Quite honestly, I never expected to find myself writing about SoaP. Not because I don't think that it could be (and, by most accounts, is) a fairly fun movie. Not because I'm above dragging out the (now over-used) line of Samuel L. Jackson's. Honestly, I never expected to write anything about it because, well, it'd be hard to talk about something for which the hype-machine has been working so much overtime for, and which I haven't had the chance to see personally yet.

However, when I see that it took the number one spot at the box office and people are still complaining that it didn't do well enough, I just can't leave it alone. True, it opened with around $15M, which is barely over what Talladega Nights pulled down in it's third weekend. True, it wasn't really faced with stiff competition, because, while The Illusionist is probably quite good, it's not going to appeal to a broad audience, and Material Girls and Accepted just look like drivel thrown onto film. But still, when the movie has been getting pushed and hyped from every corner of the internet (and some corners of the world outside of the blogosphere), and it still only managed to pull down $15M, you have to wonder if part of that may have been caused by people having been too heavily inundated with the viral marketing around SoaP.

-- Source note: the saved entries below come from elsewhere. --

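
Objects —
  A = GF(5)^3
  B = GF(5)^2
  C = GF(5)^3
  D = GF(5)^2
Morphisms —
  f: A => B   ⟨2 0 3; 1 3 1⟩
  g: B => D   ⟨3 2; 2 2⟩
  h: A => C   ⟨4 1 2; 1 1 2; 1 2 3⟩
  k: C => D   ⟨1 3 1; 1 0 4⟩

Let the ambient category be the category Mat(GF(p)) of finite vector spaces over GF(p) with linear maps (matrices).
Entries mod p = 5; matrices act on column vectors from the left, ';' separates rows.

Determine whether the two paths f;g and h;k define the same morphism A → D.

Along f;g (path 1):
  e0=[1,0,0] f=>[2,1] g=>[3,1]
  e1=[0,1,0] f=>[0,3] g=>[1,1]
  e2=[0,0,1] f=>[3,1] g=>[1,3]
  composite₁ = ⟨3 1 1; 1 1 3⟩
Along h;k (path 2):
  e0=[1,0,0] h=>[4,1,1] k=>[3,3]
  e1=[0,1,0] h=>[1,1,2] k=>[1,4]
  e2=[0,0,1] h=>[2,2,3] k=>[1,4]
  composite₂ = ⟨3 1 1; 3 4 4⟩
Equal? distinct morphisms ✗

Answer: DOES NOT COMMUTE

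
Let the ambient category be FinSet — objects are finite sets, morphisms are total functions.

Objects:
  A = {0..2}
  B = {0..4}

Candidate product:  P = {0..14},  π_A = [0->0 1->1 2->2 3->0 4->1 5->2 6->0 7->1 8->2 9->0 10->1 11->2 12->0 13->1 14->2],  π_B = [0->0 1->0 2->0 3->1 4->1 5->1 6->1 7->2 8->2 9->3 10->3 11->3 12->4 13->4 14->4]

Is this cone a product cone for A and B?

|A|·|B| = 3·5 = 15;  |P| = 15
Check the pairing map k ↦ (π_A(k), π_B(k)):
  0 -> (0,0)
  1 -> (1,0)
  2 -> (2,0)
  3 -> (0,1)
  4 -> (1,1)
  5 -> (2,1)
  6 -> (0,1)  ✗ repeats pair of k=3
  7 -> (1,2)
  8 -> (2,2)
  9 -> (0,3)
  10 -> (1,3)
  11 -> (2,3)
  12 -> (0,4)
  13 -> (1,4)
  14 -> (2,4)
distinct pairs in image: 14 / 15 needed
  → (0,1) hit at k=3 and k=6

Answer: NOT A VALID PRODUCT — duplicate pair at indices 3,6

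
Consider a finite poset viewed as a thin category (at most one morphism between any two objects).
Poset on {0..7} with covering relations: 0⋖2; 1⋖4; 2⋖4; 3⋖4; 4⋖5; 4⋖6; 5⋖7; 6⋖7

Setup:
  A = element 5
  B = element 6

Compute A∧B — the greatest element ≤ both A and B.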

Now I don't for a second think that Snakes on a Plane is going to be a failure as a movie, either on the big screens, or in DVD sales. Hell, if the movie's really as fun as I've heard, it's going to have a lot of longevity by fans of B-movies, much like Tremors. But everyone needed to pull back a bit about two months ago and let the movie build up steam on its own, as opposed to inundating the public with more messages about how utterly amazing it's going to be.

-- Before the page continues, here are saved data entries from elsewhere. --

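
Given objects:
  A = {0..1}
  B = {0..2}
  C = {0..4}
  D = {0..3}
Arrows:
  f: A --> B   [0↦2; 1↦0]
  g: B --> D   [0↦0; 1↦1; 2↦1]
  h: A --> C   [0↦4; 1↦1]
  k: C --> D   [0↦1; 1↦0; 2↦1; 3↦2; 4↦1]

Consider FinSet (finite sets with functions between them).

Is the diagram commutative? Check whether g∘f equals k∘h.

Path 1 = f;g:
  0 f-->2 g-->1
  1 f-->0 g-->0
  composite₁ = [0↦1; 1↦0]
Path 2 = h;k:
  0 h-->4 k-->1
  1 h-->1 k-->0
  composite₂ = [0↦1; 1↦0]
Equal? YES — commutes

Answer: COMMUTES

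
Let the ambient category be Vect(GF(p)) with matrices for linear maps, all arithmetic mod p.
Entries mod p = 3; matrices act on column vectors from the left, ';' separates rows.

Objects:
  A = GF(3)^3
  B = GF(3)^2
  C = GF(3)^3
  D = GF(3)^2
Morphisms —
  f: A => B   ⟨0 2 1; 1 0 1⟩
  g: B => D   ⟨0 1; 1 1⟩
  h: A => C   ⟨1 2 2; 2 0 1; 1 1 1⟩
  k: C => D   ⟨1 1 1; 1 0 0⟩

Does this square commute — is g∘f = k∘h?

Answer: COMMUTES

Derivation:
1) trace f;g:
  e0=[1,0,0] f=>[0,1] g=>[1,1]
  e1=[0,1,0] f=>[2,0] g=>[0,2]
  e2=[0,0,1] f=>[1,1] g=>[1,2]
  ⟦path⟧₁ = ⟨1 0 1; 1 2 2⟩
2) trace h;k:
  e0=[1,0,0] h=>[1,2,1] k=>[1,1]
  e1=[0,1,0] h=>[2,0,1] k=>[0,2]
  e2=[0,0,1] h=>[2,1,1] k=>[1,2]
  ⟦path⟧₂ = ⟨1 0 1; 1 2 2⟩
Equal? YES — commutes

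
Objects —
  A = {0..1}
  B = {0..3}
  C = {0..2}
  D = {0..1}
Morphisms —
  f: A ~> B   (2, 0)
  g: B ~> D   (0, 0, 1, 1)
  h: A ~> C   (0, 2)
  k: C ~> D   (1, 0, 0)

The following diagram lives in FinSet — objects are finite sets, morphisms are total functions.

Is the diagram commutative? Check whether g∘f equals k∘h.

Along f;g (path 1):
  0 f~>2 g~>1
  1 f~>0 g~>0
  ⟦path⟧₁ = (1, 0)
Along h;k (path 2):
  0 h~>0 k~>1
  1 h~>2 k~>0
  ⟦path⟧₂ = (1, 0)
Equal? YES — commutes

Answer: COMMUTES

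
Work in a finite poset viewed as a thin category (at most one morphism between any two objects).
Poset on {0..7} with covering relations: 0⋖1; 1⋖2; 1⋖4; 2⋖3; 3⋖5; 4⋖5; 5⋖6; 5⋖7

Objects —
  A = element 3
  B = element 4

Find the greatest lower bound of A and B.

Answer: A∧B = 1

Trace:
{x : x⊑A ∧ x⊑B} = {0,1}  (A=3, B=4)
  0 ⊑ 1
  1 ⊑ 1
glb = 1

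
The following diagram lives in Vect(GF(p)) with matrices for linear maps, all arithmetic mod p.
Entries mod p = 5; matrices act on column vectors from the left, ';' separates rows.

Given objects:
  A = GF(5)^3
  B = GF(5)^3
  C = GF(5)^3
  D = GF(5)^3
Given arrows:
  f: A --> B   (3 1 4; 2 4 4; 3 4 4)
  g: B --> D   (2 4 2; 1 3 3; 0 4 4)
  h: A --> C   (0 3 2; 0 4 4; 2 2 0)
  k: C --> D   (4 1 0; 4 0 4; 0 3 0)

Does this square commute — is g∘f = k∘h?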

Overall, I think that the marketing that surrounded Snakes on a Plane showcased both what's good and bad about the internet. If it hadn't been for the online push, SoaP would've stood a risk of being one of those PG-13 films that appears in theaters and is out on DVD before people have really registered that it exists. However, by being ever-present, the internet may have actually fueled a certain level of dispassion towards the film, as people saw the hype and decided to see what their friends and relatives were saying about it, rather than bust down the doors of the cineplex to get their tickets at the opening show.

Still, I firmly believe that the movie will do well. Of course, I also believe that it's only a matter of time before we can each go out and purchase our very own SoaP soap.